The length $\ell$ of a rectangle is decreasing at a rate of $2 \mathrm{~cm} / \mathrm{sec}$ while the width $w$ is increasing at a rate of $2 \mathrm{~cm} / \mathrm{sec}$. When $\ell=3 \mathrm{~cm}$ and $\mathrm{w}=4 \mathrm{~cm}$, find the rates of change of the area, the perimeter, and the lengths of the diagonals of the rectangle. Determine which of these quantities are increasing, decreasing, or constant.

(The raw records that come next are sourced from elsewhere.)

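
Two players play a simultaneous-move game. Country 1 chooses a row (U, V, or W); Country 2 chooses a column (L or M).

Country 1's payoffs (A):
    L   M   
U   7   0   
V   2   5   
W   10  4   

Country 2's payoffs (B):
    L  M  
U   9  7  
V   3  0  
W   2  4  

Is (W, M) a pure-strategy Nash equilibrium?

No

Holding Country 2 at M: Country 1 gets 4 from W but could get 5 by switching to V. Country 1 has a profitable deviation.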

Step 1 ：The area $A$ of a rectangle is given by $A = \ell w$, the perimeter $P$ is given by $P = 2(\ell + w)$, and the length $d$ of the diagonal is given by Pythagoras' theorem $d = \sqrt{\ell^2 + w^2}$.

Step 2 ：We are given that $\frac{d\ell}{dt} = -2$ and $\frac{dw}{dt} = 2$, and we are asked to find $\frac{dA}{dt}$, $\frac{dP}{dt}$, and $\frac{dd}{dt}$ when $\ell = 3$ and $w = 4$.

Step 3 ：We can find these by differentiating the expressions for $A$, $P$, and $d$ with respect to time $t$ and then substituting the given values.

Step 4 ：By differentiating and substituting the given values, we find that $\frac{dA}{dt} = -2$, $\frac{dP}{dt} = 0$, and $\frac{dd}{dt} = \frac{2}{5}$.

Step 5 ：The area is decreasing at a rate of $2 \mathrm{~cm}^2 / \mathrm{sec}$, the perimeter is not changing, and the length of the diagonal is increasing at a rate of $\frac{2}{5} \mathrm{~cm} / \mathrm{sec}$.

Step 6 ：Final Answer: The rates of change of the area, the perimeter, and the lengths of the diagonals of the rectangle when $\ell = 3$ and $w = 4$ are $\boxed{-2 \mathrm{~cm}^2 / \mathrm{sec}}$, $\boxed{0 \mathrm{~cm} / \mathrm{sec}}$, and $\boxed{\frac{2}{5} \mathrm{~cm} / \mathrm{sec}}$, respectively.